Wer am Donnerstag reisen muss, sollte also mit Geduld, warmer Kleidung – und vielleicht einem guten Buch – ausgestattet sein.
Zwischen Vorsicht und Frust
Die Entscheidung der SNCF, den Zugverkehr einzuschränken, stößt auf gemischte Reaktionen. Viele verstehen das Sicherheitsargument – andere verweisen auf die wirtschaftlichen und organisatorischen Folgen. Pendler, Geschäftsreisende, Studierende – sie alle müssen kurzfristig umplanen.
Doch die Bahngesellschaft steht vor einem Dilemma: Bei früheren Stürmen hatten umgestürzte Bäume und beschädigte Oberleitungen den Verkehr teils tagelang lahmgelegt. Ein vorsorglicher Stillstand soll nun genau das verhindern.
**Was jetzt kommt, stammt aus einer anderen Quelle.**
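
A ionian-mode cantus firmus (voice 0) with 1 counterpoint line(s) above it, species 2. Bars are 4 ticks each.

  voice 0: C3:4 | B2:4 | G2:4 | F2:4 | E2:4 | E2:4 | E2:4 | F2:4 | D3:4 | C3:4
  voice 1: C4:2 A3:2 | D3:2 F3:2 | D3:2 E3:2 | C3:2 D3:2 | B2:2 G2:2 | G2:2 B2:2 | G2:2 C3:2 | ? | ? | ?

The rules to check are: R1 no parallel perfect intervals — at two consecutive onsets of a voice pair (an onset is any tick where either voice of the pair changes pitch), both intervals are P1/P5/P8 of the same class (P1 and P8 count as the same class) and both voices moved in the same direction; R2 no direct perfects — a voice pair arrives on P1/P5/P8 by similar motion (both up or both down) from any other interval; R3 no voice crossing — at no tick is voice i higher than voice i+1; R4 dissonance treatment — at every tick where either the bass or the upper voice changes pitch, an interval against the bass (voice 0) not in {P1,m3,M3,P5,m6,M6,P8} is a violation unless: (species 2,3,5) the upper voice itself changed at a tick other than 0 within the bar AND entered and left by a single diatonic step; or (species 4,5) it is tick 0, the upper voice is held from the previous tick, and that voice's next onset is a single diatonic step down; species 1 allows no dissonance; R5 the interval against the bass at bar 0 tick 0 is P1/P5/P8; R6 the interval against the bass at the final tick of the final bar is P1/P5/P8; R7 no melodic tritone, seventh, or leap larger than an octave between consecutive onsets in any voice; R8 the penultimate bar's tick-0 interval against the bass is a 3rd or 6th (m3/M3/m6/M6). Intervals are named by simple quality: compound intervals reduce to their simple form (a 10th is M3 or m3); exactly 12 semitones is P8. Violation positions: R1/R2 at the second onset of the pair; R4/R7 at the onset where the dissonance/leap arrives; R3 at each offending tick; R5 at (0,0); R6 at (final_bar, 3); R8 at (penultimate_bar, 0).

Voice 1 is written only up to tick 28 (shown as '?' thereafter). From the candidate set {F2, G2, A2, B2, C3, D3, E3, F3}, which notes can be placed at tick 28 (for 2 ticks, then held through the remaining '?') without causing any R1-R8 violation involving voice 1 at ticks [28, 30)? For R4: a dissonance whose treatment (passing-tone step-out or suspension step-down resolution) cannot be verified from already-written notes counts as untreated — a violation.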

„Lieber einen Tag Stillstand als drei Tage Chaos“, hört man einen SNCF-Mitarbeiter murmeln, während er Anzeigetafeln umstellt und verwirrten Reisenden Auskunft gibt.
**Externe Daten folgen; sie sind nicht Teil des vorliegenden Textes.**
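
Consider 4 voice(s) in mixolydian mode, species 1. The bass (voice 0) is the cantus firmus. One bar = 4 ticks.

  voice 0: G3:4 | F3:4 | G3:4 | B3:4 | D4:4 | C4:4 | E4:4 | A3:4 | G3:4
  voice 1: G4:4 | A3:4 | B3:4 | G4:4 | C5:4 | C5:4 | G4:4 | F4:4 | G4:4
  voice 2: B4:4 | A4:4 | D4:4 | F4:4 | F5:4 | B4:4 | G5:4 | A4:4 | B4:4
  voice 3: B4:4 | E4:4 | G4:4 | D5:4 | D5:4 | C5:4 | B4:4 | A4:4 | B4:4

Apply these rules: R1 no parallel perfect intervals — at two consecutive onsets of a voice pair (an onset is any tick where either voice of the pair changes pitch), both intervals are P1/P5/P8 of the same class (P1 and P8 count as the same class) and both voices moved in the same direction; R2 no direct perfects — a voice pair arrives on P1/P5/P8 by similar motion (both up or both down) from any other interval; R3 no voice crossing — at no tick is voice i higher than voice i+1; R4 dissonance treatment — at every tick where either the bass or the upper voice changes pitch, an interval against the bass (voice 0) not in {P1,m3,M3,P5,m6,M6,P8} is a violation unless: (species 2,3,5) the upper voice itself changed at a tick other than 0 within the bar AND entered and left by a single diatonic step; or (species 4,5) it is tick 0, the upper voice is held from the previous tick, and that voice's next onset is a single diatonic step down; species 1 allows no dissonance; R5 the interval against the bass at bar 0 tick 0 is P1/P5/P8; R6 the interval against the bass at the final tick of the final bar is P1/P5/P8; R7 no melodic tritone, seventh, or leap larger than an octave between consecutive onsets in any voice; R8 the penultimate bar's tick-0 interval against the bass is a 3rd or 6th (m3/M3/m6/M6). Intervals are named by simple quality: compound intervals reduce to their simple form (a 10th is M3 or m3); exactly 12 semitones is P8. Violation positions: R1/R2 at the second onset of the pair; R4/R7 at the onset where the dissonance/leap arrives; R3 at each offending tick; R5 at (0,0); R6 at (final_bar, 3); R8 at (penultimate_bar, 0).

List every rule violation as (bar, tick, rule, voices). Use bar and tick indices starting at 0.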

Wenn der Wind stärker weht als die Planung
Die „Tempête Benjamin“ zeigt einmal mehr, wie verletzlich das französische Verkehrsnetz gegenüber extremen Wetterlagen ist. Zwar wurden in den vergangenen Jahren Gleise, Stromleitungen und Sicherungssysteme modernisiert, doch gegen Sturmböen dieser Stärke hilft selbst modernste Technik nur begrenzt.
Meteorologen warnen: Die Kombination aus starkem Wind, Regen und aufgeweichten Böden wird regional auch den Straßenverkehr beeinträchtigen. Schon jetzt sind in Teilen der Bretagne und Normandie Bäume umgestürzt, Stromleitungen beschädigt und kleinere Straßen gesperrt.
Die SNCF bittet Reisende, vor Fahrtantritt die SNCF-App oder -Website zu prüfen und nicht unbedingt notwendige Reisen zu verschieben.
Ein Land hält kurz den Atem an
Wie lange die Einschränkungen dauern, hängt von der weiteren Entwicklung des Sturms ab. Erfahrungsgemäß dauert es nach solchen Ereignissen Stunden, manchmal auch Tage, bis der Betrieb wieder stabil läuft.
Frankreich hat sich an Stürme gewöhnt – Namen wie „Ciaran“ oder „Domingos“ sind noch in Erinnerung. Doch jede neue Tempête bringt ihre eigene Dynamik, ihren eigenen Druck auf das Land. Und vielleicht auch ein bisschen Demut vor den Kräften der Natur.